Hoje eu não quero falar sobre o quanto o mundo está doente. Sobre como está
difícil a gente viver. Sobre as milhares de coisas que causam câncer. Sobre as
previsões de catástrofes que vão dizimar a humanidade. Sobre o quanto o ser
humano pode ser também perverso, corrupto, tirano e outras feiuras. Sobre os
detalhes das ações violentas noticiadas nos jornais. Não quero o blablablá
encharcado de negatividade que grande parte das vezes não faz outra coisa além
de nos encher de mais medo. Não quero falar sobre a hipocrisia que prevalece,
sob vários disfarces, em tantos lugares. Hoje, não. Hoje, não dá. Não me
interessam o disse-que-disse, os julgamentos, a investigação psicológica da
vida alheia, os achismos sobre as motivações que fazem as pessoas agirem assim
ou assado, o dedo na ferida.
Hoje eu não quero aquelas conversas contraídas pelo receio de não se ter
assunto. A aflição de não se saber o que fazer se ele, de repente, acabar. O
esforço de se falar qualquer coisa para que a nossa quietude não seja
interpretada como indiferença. Hoje eu não quero aquelas conversas que muitas
vezes acontecem somente para preenchermos o tempo. Para tentarmos calar a boca
do silêncio. Para fugirmos da ameaça de entrar em contato com um monte de
coisas que o nosso coração tem pra dizer. Além do necessário, hoje não quero
falar só por falar nem ouvir só por ouvir. Que a fala e a escuta possam ser um
encontro. Um passeio que se faz junto. Um tempo em que uma vida se mostra para
a outra, com total relaxamento, sem se preocupar se aquilo que é mostrado
agrada ou não. Se aumenta ou diminui os índices de audiência.

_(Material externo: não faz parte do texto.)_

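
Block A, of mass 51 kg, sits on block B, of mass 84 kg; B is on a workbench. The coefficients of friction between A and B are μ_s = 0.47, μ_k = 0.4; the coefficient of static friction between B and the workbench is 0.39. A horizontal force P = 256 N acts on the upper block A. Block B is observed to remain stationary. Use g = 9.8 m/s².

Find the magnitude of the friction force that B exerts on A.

The normal force B exerts on A is simply A's weight, N₁ = 499.8 N.
So the A–B interface can sustain at most μ_s N₁ = 234.9 N of static friction.
Since P = 256 N > 234.9 N, A slides on B; the A–B friction is kinetic: f₁ = μ_k N₁ = 0.4×499.8 = 200 N.
By Newton's third law B feels 200 N forward from A. With B stationary, the floor's static friction on B balances it: f₂ = 200 N (well within μ_s(m_A+m_B)g = 516 N).

f ≈ 200 N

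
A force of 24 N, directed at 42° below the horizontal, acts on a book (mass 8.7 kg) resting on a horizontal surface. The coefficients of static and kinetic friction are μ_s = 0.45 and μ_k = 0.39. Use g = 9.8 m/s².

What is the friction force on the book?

f ≈ 17.8 N

N = m g + P sin α = 85.26 + 24×sin 42° = 101.3 N.
For equilibrium, f = P cos α = 24×cos 42° = 17.84 N.
The static-friction limit is μ_s N = 45.59 N.
17.84 ≤ 45.59 N → static; friction equals the required 17.8 N.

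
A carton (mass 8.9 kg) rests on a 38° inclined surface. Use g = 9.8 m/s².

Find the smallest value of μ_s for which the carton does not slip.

At the slip threshold m g sin θ = μ_s m g cos θ, so μ_s,min = tan θ.
μ_s,min = tan 38° = 0.781.

μ_s,min ≈ 0.781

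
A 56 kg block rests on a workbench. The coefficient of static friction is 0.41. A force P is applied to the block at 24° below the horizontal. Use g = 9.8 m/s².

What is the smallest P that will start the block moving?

P ≈ 301 N

N = m g + P sin α (the push presses the block into the workbench).
At impending slip, P cos α = μ_s N = μ_s (m g + P sin α).
Solving: P (cos α − μ_s sin α) = μ_s m g → P = 0.41×549/(cos 24° − 0.41 sin 24°) = 225/0.7468 = 301 N.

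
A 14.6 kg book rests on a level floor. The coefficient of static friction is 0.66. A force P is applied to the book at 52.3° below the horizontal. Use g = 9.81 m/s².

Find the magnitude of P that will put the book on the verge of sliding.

P ≈ 1060 N

N = m g + P sin α (the push presses the book into the level floor).
At impending slip, P cos α = μ_s N = μ_s (m g + P sin α).
Solving: P (cos α − μ_s sin α) = μ_s m g → P = 0.66×143/(cos 52.3° − 0.66 sin 52.3°) = 94.5/0.08932 = 1060 N.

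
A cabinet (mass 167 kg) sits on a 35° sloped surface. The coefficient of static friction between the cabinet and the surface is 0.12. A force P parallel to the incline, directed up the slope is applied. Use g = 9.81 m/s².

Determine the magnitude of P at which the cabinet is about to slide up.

At impending motion up the slope, friction acts down-slope at its limit: f = μ_s N.
P is parallel to the surface, so N = m g cos θ = 1340 N.
Along the incline: P = m g sin θ + μ_s N = 940 + 0.12×1340 = 1100 N.

P ≈ 1100 N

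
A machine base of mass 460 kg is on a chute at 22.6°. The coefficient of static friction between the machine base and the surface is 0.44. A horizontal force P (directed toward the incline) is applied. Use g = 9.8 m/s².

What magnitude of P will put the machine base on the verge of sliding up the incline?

At impending motion up the slope, friction acts down-slope at its limit: f = μ_s N.
Perpendicular to the incline: N = m g cos θ + P sin θ.
Along the incline: P cos θ = m g sin θ + μ_s N = m g sin θ + μ_s (m g cos θ + P sin θ).
Solving, P (cos θ − μ_s sin θ) = m g (sin θ + μ_s cos θ), so P = 460×9.8×(sin 22.6° + 0.44 cos 22.6°)/(cos 22.6° − 0.44 sin 22.6°) = 4510×0.7905/0.7541 = 4730 N.

P ≈ 4730 N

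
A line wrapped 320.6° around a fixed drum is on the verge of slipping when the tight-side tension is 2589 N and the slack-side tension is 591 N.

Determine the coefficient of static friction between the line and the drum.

T₂/T₁ = e^{μβ} → μ = ln(T₂/T₁)/β.
β = 320.6° = 5.596 rad.
μ = ln(2589/591)/5.596 = ln(4.381)/5.596 = 0.264.

μ ≈ 0.264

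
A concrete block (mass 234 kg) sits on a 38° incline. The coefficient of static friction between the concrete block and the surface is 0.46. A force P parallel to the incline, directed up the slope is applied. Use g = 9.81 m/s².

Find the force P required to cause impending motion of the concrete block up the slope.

At impending motion up the slope, friction acts down-slope at its limit: f = μ_s N.
P is parallel to the surface, so N = m g cos θ = 1810 N.
Along the incline: P = m g sin θ + μ_s N = 1410 + 0.46×1810 = 2250 N.

P ≈ 2250 N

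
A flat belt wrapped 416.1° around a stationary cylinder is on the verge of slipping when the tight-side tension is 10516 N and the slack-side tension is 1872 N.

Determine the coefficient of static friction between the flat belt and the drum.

T₂/T₁ = e^{μβ} → μ = ln(T₂/T₁)/β.
β = 416.1° = 7.262 rad.
μ = ln(10516/1872)/7.262 = ln(5.618)/7.262 = 0.238.

μ ≈ 0.238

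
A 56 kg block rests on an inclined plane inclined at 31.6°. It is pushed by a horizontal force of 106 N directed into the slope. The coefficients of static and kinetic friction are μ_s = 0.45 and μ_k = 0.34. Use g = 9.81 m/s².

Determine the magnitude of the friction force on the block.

Normal direction: N = m g cos θ + P sin θ = 523.4 N.
Parallel to the incline: P cos θ − m g sin θ = 90.28 − 287.9 = -197.6 N; the friction needed to balance this is 197.6 N acting up the slope.
Maximum static friction: μ_s N = 0.45 × 523.4 = 235.6 N.
|f_req| = 197.6 ≤ 235.6 N → the block is in equilibrium; friction equals the required value.

f ≈ 198 N (up the incline)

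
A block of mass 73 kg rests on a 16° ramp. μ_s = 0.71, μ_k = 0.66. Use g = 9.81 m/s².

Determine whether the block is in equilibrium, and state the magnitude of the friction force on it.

N = m g cos θ = 688 N.
Down-slope weight component: m g sin θ = 197 N.
μ_s N = 489 N.
197 ≤ 489 N, so it stays put; friction = 197 N.

f ≈ 197 N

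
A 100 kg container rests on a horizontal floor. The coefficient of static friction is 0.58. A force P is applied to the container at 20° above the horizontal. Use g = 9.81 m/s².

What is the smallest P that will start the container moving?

P ≈ 500 N

N = m g − P sin α (the pull lifts the container).
At impending slip, P cos α = μ_s N = μ_s (m g − P sin α).
Solving: P (cos α + μ_s sin α) = μ_s m g → P = 0.58×981/(cos 20° + 0.58 sin 20°) = 569/1.138 = 500 N.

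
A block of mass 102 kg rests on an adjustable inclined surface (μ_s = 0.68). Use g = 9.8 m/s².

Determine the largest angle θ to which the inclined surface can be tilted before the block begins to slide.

At the slip threshold, m g sin θ = μ_s · m g cos θ, so tan θ = μ_s.
θ_max = arctan(0.68) = 34.2°.

θ_max ≈ 34.2°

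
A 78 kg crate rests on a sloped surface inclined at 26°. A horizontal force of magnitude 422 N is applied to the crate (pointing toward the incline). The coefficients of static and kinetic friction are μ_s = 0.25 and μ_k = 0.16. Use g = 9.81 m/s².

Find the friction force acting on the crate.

The horizontal push has a component P sin θ into the surface, so N = m g cos θ + P sin θ = 687.7 + 185 = 872.7 N.
Along the incline, the net driving force (taking up-slope positive) is P cos θ − m g sin θ = 379.3 − 335.4 = 43.86 N, so equilibrium requires friction f = -43.86 N (down-slope).
Maximum static friction: μ_s N = 0.25 × 872.7 = 218.2 N.
Since 43.86 N is within the 218.2 N limit, the crate stays put and friction is exactly 43.9 N.

f ≈ 43.9 N (down the incline)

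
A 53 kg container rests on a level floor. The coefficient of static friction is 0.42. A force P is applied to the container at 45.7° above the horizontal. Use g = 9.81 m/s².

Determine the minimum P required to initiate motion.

P ≈ 219 N

N = m g − P sin α (the pull lifts the container).
At impending slip, P cos α = μ_s N = μ_s (m g − P sin α).
Solving: P (cos α + μ_s sin α) = μ_s m g → P = 0.42×520/(cos 45.7° + 0.42 sin 45.7°) = 218/0.999 = 219 N.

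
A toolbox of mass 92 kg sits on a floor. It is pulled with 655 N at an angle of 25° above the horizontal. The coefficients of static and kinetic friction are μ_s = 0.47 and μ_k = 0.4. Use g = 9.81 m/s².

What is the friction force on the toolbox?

f ≈ 250 N

The vertical component of P reduces the normal force: N = m g − P sin α = 902.5 − 276.8 = 625.7 N.
Horizontally, friction must balance P cos α = 593.6 N.
μ_s N = 0.47 × 625.7 = 294.1 N.
The required friction exceeds μ_s N, so the toolbox moves and f = μ_k N = 250 N.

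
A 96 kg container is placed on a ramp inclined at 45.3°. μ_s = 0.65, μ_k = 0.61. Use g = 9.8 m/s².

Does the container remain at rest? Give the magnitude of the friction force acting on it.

N = m g cos θ = 662 N.
Down-slope weight component: m g sin θ = 669 N.
μ_s N = 430 N.
669 > 430 N, so it slides; kinetic friction f = μ_k N = 0.61×662 = 404 N.

f ≈ 404 N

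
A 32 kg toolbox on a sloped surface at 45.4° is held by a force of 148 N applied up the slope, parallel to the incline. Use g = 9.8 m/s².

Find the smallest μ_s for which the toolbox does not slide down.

μ_s,min ≈ 0.342

N = m g cos θ = 220.2 N.
Friction must make up the shortfall along the incline: f = m g sin θ − P = 223.3 − 148 = 75.29 N.
At the threshold f = μ_s N, so μ_s,min = 75.29/220.2 = 0.342.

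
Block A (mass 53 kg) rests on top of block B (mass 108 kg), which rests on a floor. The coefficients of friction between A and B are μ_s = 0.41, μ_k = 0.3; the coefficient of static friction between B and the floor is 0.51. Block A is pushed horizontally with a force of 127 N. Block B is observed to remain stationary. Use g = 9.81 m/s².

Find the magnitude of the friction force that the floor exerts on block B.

f ≈ 127 N

The normal force B exerts on A is simply A's weight, N₁ = 519.9 N.
So the A–B interface can sustain at most μ_s N₁ = 213.2 N of static friction.
Since P = 127 N ≤ 213.2 N, A does not slip on B; friction on A equals P = 127 N.
By Newton's third law B feels 127 N forward from A. With B stationary, the floor's static friction on B balances it: f₂ = 127 N (well within μ_s(m_A+m_B)g = 805.5 N).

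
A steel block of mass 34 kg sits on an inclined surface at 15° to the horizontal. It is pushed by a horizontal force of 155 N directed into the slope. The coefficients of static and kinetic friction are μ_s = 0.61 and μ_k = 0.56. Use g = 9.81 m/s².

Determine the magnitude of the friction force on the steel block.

Resolve perpendicular to the incline: N = m g cos θ + P sin θ = 34×9.81×cos 15° + 155×sin 15° = 362.3 N.
Along the incline, the net driving force (taking up-slope positive) is P cos θ − m g sin θ = 149.7 − 86.33 = 63.39 N, so equilibrium requires friction f = -63.39 N (down-slope).
Maximum static friction: μ_s N = 0.61 × 362.3 = 221 N.
Since 63.39 N is within the 221 N limit, the steel block stays put and friction is exactly 63.4 N.

f ≈ 63.4 N (down the incline)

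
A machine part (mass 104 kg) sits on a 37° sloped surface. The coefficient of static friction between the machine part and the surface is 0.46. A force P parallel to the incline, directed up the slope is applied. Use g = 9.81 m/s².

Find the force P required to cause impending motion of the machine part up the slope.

P ≈ 989 N

At impending motion up the slope, friction acts down-slope at its limit: f = μ_s N.
P is parallel to the surface, so N = m g cos θ = 815 N.
Along the incline: P = m g sin θ + μ_s N = 614 + 0.46×815 = 989 N.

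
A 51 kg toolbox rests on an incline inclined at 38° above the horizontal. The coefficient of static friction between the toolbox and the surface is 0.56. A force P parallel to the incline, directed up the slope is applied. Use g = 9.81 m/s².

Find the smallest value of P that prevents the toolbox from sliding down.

P_min ≈ 87.2 N

The toolbox tends to slide down (tan θ > μ_s), so at the point of impending slip friction acts up-slope at its limit: f = μ_s N.
P is parallel to the surface, so N = m g cos θ = 394 N.
Along the incline: P + μ_s N = m g sin θ, so P = 308 − 0.56×394 = 87.2 N.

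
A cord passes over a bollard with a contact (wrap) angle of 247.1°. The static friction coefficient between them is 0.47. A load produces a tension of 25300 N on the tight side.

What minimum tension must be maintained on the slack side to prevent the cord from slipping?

Capstan equation at impending slip: T_tight/T_slack = e^{μβ}.
β = 247.1° = 4.313 rad; e^{μβ} = e^{0.47×4.313} = 7.591.
T_slack = T_tight / e^{μβ} = 25300 / 7.591 = 3330 N.

T_min ≈ 3330 N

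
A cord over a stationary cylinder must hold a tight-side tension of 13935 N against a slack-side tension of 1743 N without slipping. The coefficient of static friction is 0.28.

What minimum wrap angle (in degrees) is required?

T₂/T₁ = e^{μβ} → β = ln(T₂/T₁)/μ.
β = ln(13935/1743)/0.28 = 2.079/0.28 = 7.424 rad.
In degrees: β = 7.424 × 180/π = 425°.

β_min ≈ 425°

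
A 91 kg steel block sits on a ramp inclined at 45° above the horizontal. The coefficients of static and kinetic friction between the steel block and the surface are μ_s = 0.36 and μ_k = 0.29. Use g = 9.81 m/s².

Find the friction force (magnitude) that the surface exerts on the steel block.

The normal reaction is N = m g cos θ = 631.2 N.
For equilibrium along the incline, friction must balance the weight component: f = m g sin θ = 631.2 N up the slope.
The static-friction ceiling is μ_s N = 0.36 × 631.2 = 227.2 N.
Since |631.2| > 227.2 N, static friction cannot hold it; the steel block slides down the incline and kinetic friction applies: f = μ_k N = 0.29 × 631.2 = 183 N.

f ≈ 183 N (up the incline)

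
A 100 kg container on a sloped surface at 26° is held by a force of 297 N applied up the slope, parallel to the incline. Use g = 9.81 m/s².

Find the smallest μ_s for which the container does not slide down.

N = m g cos θ = 881.7 N.
Friction must make up the shortfall along the incline: f = m g sin θ − P = 430 − 297 = 133 N.
At the threshold f = μ_s N, so μ_s,min = 133/881.7 = 0.151.

μ_s,min ≈ 0.151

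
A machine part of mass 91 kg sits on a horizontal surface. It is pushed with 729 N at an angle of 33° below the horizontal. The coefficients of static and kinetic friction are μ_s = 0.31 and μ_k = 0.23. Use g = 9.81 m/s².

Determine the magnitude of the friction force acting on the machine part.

Vertical equilibrium gives N = m g + P sin α = 1290 N.
The horizontal driving force is P cos α = 611.4 N, so equilibrium needs friction f = 611.4 N.
The static-friction limit is μ_s N = 399.8 N.
611.4 > 399.8 N → the machine part slides; f = μ_k N = 0.23×1290 = 297 N.

f ≈ 297 N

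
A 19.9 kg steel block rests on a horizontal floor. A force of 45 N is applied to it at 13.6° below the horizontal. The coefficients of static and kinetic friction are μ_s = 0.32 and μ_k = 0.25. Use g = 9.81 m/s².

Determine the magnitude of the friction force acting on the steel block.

N = m g + P sin α = 195.2 + 45×sin 13.6° = 205.8 N.
Horizontally, friction must balance P cos α = 43.74 N.
The static-friction limit is μ_s N = 65.86 N.
Since 43.74 N does not exceed the limit, the steel block stays at rest and f = 43.7 N.

f ≈ 43.7 N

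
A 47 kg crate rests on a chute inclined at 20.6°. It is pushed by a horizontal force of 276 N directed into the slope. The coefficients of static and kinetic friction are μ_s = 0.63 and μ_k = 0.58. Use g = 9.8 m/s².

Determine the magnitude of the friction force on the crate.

The horizontal push has a component P sin θ into the surface, so N = m g cos θ + P sin θ = 431.1 + 97.11 = 528.3 N.
Parallel to the incline: P cos θ − m g sin θ = 258.4 − 162.1 = 96.29 N; the friction needed to balance this is 96.29 N acting down the slope.
The limit of static friction is μ_s N = 332.8 N.
Since 96.29 N is within the 332.8 N limit, the crate stays put and friction is exactly 96.3 N.

f ≈ 96.3 N (down the incline)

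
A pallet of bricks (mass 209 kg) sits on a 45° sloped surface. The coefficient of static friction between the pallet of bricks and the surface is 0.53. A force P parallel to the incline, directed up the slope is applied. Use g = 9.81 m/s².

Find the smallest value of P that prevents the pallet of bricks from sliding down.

The pallet of bricks tends to slide down (tan θ > μ_s), so at the point of impending slip friction acts up-slope at its limit: f = μ_s N.
P is parallel to the surface, so N = m g cos θ = 1450 N.
Along the incline: P + μ_s N = m g sin θ, so P = 1450 − 0.53×1450 = 681 N.

P_min ≈ 681 N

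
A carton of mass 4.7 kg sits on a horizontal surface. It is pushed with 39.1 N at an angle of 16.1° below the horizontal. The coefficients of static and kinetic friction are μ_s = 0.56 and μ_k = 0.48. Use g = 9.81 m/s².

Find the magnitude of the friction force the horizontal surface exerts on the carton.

N = m g + P sin α = 46.11 + 39.1×sin 16.1° = 56.95 N.
The horizontal driving force is P cos α = 37.57 N, so equilibrium needs friction f = 37.57 N.
The static-friction limit is μ_s N = 31.89 N.
37.57 > 31.89 N → the carton slides; f = μ_k N = 0.48×56.95 = 27.3 N.

f ≈ 27.3 N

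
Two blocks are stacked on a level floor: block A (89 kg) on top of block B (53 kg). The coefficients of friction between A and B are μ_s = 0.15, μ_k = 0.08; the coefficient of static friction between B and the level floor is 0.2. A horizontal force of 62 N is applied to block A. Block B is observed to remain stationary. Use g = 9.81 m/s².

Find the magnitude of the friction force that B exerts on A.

f ≈ 62 N

Between the blocks, N₁ = m_A g = 873.1 N.
Maximum static friction on A from B: μ_s N₁ = 0.15×873.1 = 131 N.
P = 62 N is within that limit, so A and B move together (both at rest); the A–B friction is simply f₁ = P = 62 N.
By Newton's third law B feels 62 N forward from A. With B stationary, the floor's static friction on B balances it: f₂ = 62 N (well within μ_s(m_A+m_B)g = 278.6 N).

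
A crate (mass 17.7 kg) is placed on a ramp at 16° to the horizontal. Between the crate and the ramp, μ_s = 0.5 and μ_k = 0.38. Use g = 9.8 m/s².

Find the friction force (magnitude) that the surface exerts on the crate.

f ≈ 47.8 N (up the incline)

Normal force: N = m g cos θ = 17.7 × 9.8 × cos 16° = 166.7 N.
For equilibrium along the incline, friction must balance the weight component: f = m g sin θ = 47.81 N up the slope.
Maximum static friction available: μ_s N = 0.5 × 166.7 = 83.37 N.
Since |47.81| ≤ 83.37 N, static friction is sufficient; f equals the required value, not μ_s N.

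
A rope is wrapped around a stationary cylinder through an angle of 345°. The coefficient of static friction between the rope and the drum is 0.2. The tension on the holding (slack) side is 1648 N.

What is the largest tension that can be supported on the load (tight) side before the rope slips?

T_max ≈ 5500 N

At impending slip the capstan equation gives T₂/T₁ = e^{μβ} with β in radians.
β = 345° × π/180 = 6.021 rad.
e^{μβ} = e^{0.2×6.021} = 3.334.
T₂ = T₁ · e^{μβ} = 1648 × 3.334 = 5500 N.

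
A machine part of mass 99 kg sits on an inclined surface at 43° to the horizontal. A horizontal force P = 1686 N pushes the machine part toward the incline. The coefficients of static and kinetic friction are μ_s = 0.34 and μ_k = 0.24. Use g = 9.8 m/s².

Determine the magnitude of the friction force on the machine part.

f ≈ 571 N (down the incline)

Resolve perpendicular to the incline: N = m g cos θ + P sin θ = 99×9.8×cos 43° + 1686×sin 43° = 1859 N.
Parallel to the incline: P cos θ − m g sin θ = 1233 − 661.7 = 571.4 N; the friction needed to balance this is 571.4 N acting down the slope.
The limit of static friction is μ_s N = 632.2 N.
Since 571.4 N is within the 632.2 N limit, the machine part stays put and friction is exactly 571 N.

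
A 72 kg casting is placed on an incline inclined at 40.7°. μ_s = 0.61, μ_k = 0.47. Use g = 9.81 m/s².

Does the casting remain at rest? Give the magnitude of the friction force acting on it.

f ≈ 252 N

N = m g cos θ = 535 N.
Down-slope weight component: m g sin θ = 461 N.
μ_s N = 327 N.
461 > 327 N, so it slides; kinetic friction f = μ_k N = 0.47×535 = 252 N.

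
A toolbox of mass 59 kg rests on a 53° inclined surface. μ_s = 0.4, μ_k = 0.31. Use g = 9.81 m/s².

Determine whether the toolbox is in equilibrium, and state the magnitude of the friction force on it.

f ≈ 108 N

N = m g cos θ = 348 N.
Down-slope weight component: m g sin θ = 462 N.
μ_s N = 139 N.
462 > 139 N, so it slides; kinetic friction f = μ_k N = 0.31×348 = 108 N.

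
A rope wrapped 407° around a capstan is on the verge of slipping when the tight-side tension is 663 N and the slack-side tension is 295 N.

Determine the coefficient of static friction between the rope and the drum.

μ ≈ 0.114

T₂/T₁ = e^{μβ} → μ = ln(T₂/T₁)/β.
β = 407° = 7.103 rad.
μ = ln(663/295)/7.103 = ln(2.247)/7.103 = 0.114.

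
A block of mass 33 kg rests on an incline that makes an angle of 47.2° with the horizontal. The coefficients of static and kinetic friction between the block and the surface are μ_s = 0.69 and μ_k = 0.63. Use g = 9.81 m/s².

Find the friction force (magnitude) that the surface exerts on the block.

f ≈ 139 N (up the incline)

The normal reaction is N = m g cos θ = 220 N.
For equilibrium along the incline, friction must balance the weight component: f = m g sin θ = 237.5 N up the slope.
The static-friction ceiling is μ_s N = 0.69 × 220 = 151.8 N.
Since |237.5| > 151.8 N, static friction cannot hold it; the block slides down the incline and kinetic friction applies: f = μ_k N = 0.63 × 220 = 139 N.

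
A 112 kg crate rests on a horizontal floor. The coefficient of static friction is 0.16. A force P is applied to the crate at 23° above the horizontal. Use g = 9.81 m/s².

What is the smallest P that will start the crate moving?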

Hoje, se quiser, se puder, se souber, me fala de você. Da essência vestida com
essa roupa de gente com a qual você se apresenta. Fala dos seus amores, tanto
faz se estão perto do seu corpo ou somente do seu coração. Fala sobre as coisas
que costumam fazer você sintonizar a frequência do seu riso mais gostoso. Fala
sobre os sonhos que mantêm o frescor, por mais antigos que sejam. Fala a partir
daquilo em você que não desaprendeu o caminho das delícias. Do pedaço de doçura
que não foi maculado. Da porção amorosa que saiu ilesa à própria indelicadeza e
à alheia. A partir daquilo em você que continuou a acreditar na ternura, a se
encantar e a se desprevenir, apesar de tantos apesares. Conta sobre as receitas
que lhe dão água na boca. Sobre o que gosta de fazer para se divertir. Conta se
você reza antes de adormecer.
Hoje, me fala de você. Dos momentos em que a vida lhe doeu tanto que você achou
que não iria aguentar. Fala das músicas que compõem a sua trilha sonora. Dos
poemas que você poderia ter escrito, de tanto que traduzem a sua alma. Senta
perto de mim e mesmo que estejamos rodeados por buzinas, gente apressada,
perigos iminentes, faz de conta que a gente está conversando no quintal de
casa, descascando uma laranja, os pés descalços, sem nenhum compromisso chato à
nossa espera. A gente já brincou tanto de faz-de-conta quando era criança, onde
foi que a gente esqueceu como se chega a esse lugar de inocência? Fala da lua
que você admirou outra noite dessas, no céu. Da borboleta que lhe chamou à
atenção por tanta beleza, abraçada a alguma flor, como se existisse apenas
aquele abraço. Diz se quando você acorda ainda ouve passarinhos, mesmo que não
possa identificar de onde vem o canto. Diz se a sua mãe cantava para fazer você
dormir.
Senta perto e me conta o que você sentiu quando viu o mar pela primeira vez e o
que sente quando olha pra ele, tantas vezes depois. Se tinha jardim na casa da
sua infância, me diz que flores riam por lá. Conta há quanto tempo não vê uma
joaninha. Se tinha algum apelido na escola. Se consegue se imaginar bem velhinho.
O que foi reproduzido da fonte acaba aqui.